Jeremy Bicha jbicha at ubuntu.com
Sat Oct 15 18:46:14 UTC 2011


On 15 October 2011 14:03, Michael Terry <michael.terry at canonical.com> wrote:
> I agree that 3.2 is not abnormally stable, nor that 3.4 will likely be
> abnormally unstable.  But each GNOME release does tend to focus as much on
> new features and rewrites as on bug fixes.  Features and code churns cause
> bugs too.  If they didn't, the number of GNOME bugs over time would go
> strictly down.

I think what you're saying is that 3.4 won't necessarily be any more
stable than 3.2 and I agree with that too.

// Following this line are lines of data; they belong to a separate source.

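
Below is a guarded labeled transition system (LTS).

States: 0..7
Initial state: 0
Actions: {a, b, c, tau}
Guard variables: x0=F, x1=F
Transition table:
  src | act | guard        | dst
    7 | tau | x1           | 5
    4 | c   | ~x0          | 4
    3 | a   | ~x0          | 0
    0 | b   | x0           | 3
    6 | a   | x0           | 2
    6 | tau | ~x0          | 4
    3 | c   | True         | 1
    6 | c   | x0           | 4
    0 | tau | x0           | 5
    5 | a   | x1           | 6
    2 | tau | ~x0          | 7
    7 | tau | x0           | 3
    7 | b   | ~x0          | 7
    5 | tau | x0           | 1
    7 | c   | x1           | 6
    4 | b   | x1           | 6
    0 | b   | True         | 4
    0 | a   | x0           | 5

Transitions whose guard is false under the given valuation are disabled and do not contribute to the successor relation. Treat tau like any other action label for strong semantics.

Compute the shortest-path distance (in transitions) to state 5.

Breadth-first toward 5:
  Layer 0: {0}
  Layer 1: {4}
5 never appears.

Answer: UNREACHABLE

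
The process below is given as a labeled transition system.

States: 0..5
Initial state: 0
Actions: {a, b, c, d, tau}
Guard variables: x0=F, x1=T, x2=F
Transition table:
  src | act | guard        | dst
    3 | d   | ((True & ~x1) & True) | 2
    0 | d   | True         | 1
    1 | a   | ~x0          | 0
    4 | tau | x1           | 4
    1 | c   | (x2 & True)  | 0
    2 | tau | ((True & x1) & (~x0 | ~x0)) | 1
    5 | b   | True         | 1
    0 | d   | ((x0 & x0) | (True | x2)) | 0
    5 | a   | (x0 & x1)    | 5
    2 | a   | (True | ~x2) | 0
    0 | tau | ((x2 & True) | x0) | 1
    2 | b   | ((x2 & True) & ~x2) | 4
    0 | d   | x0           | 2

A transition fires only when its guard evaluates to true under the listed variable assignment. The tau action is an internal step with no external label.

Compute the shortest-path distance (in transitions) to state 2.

Answer: UNREACHABLE

Analysis:
Layered search for 2:
  depth 0: {0}
  depth 1: {1}
2 never appears.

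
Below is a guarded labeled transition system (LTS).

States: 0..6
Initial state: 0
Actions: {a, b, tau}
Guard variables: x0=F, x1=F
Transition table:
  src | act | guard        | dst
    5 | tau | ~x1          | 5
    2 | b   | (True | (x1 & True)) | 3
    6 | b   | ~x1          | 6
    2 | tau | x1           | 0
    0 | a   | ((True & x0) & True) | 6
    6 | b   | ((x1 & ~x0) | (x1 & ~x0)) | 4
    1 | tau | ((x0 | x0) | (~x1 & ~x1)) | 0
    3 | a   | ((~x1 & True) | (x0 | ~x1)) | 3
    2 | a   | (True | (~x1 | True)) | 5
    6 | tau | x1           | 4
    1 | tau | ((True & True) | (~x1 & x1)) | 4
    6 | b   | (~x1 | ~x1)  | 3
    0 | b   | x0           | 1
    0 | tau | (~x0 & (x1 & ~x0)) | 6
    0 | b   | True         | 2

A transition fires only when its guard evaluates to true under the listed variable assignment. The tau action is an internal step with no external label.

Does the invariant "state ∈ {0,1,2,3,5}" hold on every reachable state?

Answer: INVARIANT HOLDS

Working:
Inv-set: {0,1,2,3,5}
Reachable = {0,2,3,5}
  0: ✓
  2: ✓
  3: ✓
  5: ✓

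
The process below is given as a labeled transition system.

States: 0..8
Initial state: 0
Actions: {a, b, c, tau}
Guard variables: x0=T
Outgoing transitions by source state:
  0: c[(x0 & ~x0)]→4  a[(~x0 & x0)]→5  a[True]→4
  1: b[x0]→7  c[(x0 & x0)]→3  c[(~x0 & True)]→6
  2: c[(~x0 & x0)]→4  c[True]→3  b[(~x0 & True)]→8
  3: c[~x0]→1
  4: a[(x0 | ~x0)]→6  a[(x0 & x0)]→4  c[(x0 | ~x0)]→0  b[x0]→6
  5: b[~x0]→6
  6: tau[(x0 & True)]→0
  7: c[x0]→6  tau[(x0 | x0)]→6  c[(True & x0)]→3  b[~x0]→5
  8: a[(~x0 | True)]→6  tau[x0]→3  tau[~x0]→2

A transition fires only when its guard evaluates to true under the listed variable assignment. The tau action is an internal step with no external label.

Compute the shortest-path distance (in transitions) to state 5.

Answer: UNREACHABLE

Trace:
BFS to 5:
  Layer 0: {0}
  Layer 1: {4}
  Layer 2: {6}
5 never appears.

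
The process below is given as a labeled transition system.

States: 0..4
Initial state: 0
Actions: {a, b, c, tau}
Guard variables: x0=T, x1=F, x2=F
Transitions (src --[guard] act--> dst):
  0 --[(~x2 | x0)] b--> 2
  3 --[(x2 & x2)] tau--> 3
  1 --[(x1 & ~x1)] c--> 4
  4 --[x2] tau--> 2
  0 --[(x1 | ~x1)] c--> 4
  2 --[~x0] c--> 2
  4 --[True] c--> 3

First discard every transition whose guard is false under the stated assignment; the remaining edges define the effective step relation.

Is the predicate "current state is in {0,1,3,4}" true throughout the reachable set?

Answer: INVARIANT VIOLATED at state 2

Trace:
Allowed set {0,1,3,4}
Reach set: {0,2,3,4}
  0: safe
  2: ✗ unsafe
  3: safe
  4: safe
counterexample path to 2: b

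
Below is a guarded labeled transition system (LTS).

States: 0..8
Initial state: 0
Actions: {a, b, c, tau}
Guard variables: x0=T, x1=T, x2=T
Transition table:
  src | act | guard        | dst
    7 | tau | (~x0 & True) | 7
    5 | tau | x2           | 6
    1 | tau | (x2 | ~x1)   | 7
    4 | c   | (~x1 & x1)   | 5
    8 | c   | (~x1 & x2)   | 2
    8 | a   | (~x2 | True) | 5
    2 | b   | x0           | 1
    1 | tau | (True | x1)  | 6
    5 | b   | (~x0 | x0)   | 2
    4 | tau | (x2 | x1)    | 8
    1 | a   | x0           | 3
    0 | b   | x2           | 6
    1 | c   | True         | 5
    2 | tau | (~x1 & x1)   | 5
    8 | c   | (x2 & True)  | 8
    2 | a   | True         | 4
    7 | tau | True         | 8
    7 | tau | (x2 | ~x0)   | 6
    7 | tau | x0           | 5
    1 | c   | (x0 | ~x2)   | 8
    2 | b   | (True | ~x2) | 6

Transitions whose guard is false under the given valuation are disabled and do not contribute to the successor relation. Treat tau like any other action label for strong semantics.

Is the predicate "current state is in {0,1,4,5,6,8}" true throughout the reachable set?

Answer: INVARIANT HOLDS

Analysis:
Allowed set {0,1,4,5,6,8}
Reach set: {0,6}
  0: ✓
  6: ✓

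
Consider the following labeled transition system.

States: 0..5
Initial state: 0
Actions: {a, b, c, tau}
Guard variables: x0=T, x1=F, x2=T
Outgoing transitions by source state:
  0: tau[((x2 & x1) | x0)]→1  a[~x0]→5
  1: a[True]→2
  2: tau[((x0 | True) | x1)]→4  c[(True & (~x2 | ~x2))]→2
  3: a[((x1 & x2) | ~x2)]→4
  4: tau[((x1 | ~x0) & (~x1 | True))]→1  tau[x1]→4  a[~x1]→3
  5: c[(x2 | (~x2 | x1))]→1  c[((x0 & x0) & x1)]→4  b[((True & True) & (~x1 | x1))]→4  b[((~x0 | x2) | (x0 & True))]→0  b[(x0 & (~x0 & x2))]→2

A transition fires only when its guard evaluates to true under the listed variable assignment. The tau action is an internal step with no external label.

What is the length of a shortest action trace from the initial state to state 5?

Layered search for 5:
  depth 0: {0}
  depth 1: {1}
  depth 2: {2}
  depth 3: {4}
  depth 4: {3}
5 never appears.

Answer: UNREACHABLE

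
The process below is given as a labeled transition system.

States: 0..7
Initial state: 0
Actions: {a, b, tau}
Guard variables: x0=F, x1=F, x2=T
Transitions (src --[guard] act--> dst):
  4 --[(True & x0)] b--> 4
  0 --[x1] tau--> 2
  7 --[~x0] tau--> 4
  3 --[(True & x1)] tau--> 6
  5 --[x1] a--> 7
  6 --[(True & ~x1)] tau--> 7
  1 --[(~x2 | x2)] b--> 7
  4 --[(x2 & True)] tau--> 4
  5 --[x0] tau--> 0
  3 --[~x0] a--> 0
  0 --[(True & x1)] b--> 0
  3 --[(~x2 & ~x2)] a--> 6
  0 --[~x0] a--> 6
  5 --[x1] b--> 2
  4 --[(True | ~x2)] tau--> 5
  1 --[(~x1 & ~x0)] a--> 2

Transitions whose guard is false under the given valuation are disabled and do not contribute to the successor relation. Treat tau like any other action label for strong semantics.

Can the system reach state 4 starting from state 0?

Answer: REACHABLE

Working:
After dropping false guards: 8 live edges.
depth 0: {0}
depth 1: {6}  now seen {0,6}
depth 2: {7}  now seen {0,6,7}
depth 3: {4}  now seen {0,4,6,7}
depth 4: {5}  now seen {0,4,5,6,7}
R = {0,4,5,6,7}
trace reaching 4: a·tau·tau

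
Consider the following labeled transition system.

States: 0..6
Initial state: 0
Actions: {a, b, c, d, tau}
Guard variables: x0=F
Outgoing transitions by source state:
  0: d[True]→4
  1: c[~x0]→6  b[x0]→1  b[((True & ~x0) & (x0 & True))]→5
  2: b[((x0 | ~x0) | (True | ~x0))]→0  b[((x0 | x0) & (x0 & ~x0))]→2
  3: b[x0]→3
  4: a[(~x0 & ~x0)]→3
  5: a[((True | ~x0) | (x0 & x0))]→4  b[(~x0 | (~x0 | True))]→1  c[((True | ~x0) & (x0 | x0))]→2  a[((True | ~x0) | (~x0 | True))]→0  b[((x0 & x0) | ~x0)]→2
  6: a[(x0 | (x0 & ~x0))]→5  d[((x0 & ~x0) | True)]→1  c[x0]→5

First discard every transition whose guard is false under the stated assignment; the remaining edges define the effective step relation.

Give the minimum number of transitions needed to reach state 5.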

> And of course, the Ubuntu desktop is more than just GNOME:  Unity, LightDM,
> Ubuntu One, Software Center, and hardware integration like multiple monitor
> support and bluetooth.  Those all would be able to get more stability
> attention too.
>
> Holding back would make 12.04 less exciting and fresh.  But part of this
> question is "What does an LTS means to us?"  To me, LTS releases are what I
> should suggest to friends and family across the chasm.  People that don't
> want to upgrade every 6 months.  People that place a higher value on things
> "just working" than having the latest and greatest.
>
> I hope that holding back could let us make 12.04 feel like 12.04.1, if you
> know what I mean.
>
> I agree that holding back would create a messaging problem, in both a "not
> fair to GNOME Shell" and a "not an exciting release" sense.  But first, I
> think we have to decide if it's a good engineering decision.

It's also a bit unfair in that GNOME developers might have considered
3.4 to be the Ubuntu LTS. One particular bug that would need to be
backported is that Vinagre's bookmarking is broken and the dev doesn't
want to push for the various freeze exceptions to fix it in the 3.2
series.

One problem with trying to target 3.2 is that we won't actually be
shipping 3.2 but part 3.2 / part 3.4 / part 3.2 with backported 3.4
features and fixes. And I don't think that is more stable than plain
3.4.1. For instance, I think we likely want g-c-c 3.4. And if we
delegate 3.3 to a PPA for "safe testing", then we won't get as many
testers as having 3.3 in the main archives.

> As I said above, I'm happy if an LTS is not exciting.  And I think the GNOME
> concerns are misplaced.  Projects need people looking after the "long tail"
> of stability as well as new features.  The bugs we fix make it back to
> GNOME.  That was actually what I liked best during my time at OEM Services (
> http://mterry.name/log/2010/09/15/what-i-do-in-oem-services/ ).

> I hope that a 3.4 PPA would be less broken, because it's not such a crazy
> transition as 3.0 was.

Yes, I agree that 3.0 was a big exception and we already have some 3.2
stuff in the GNOME3 PPA for Oneiric users. I haven't heard any
complaints yet but we've not advertised it either.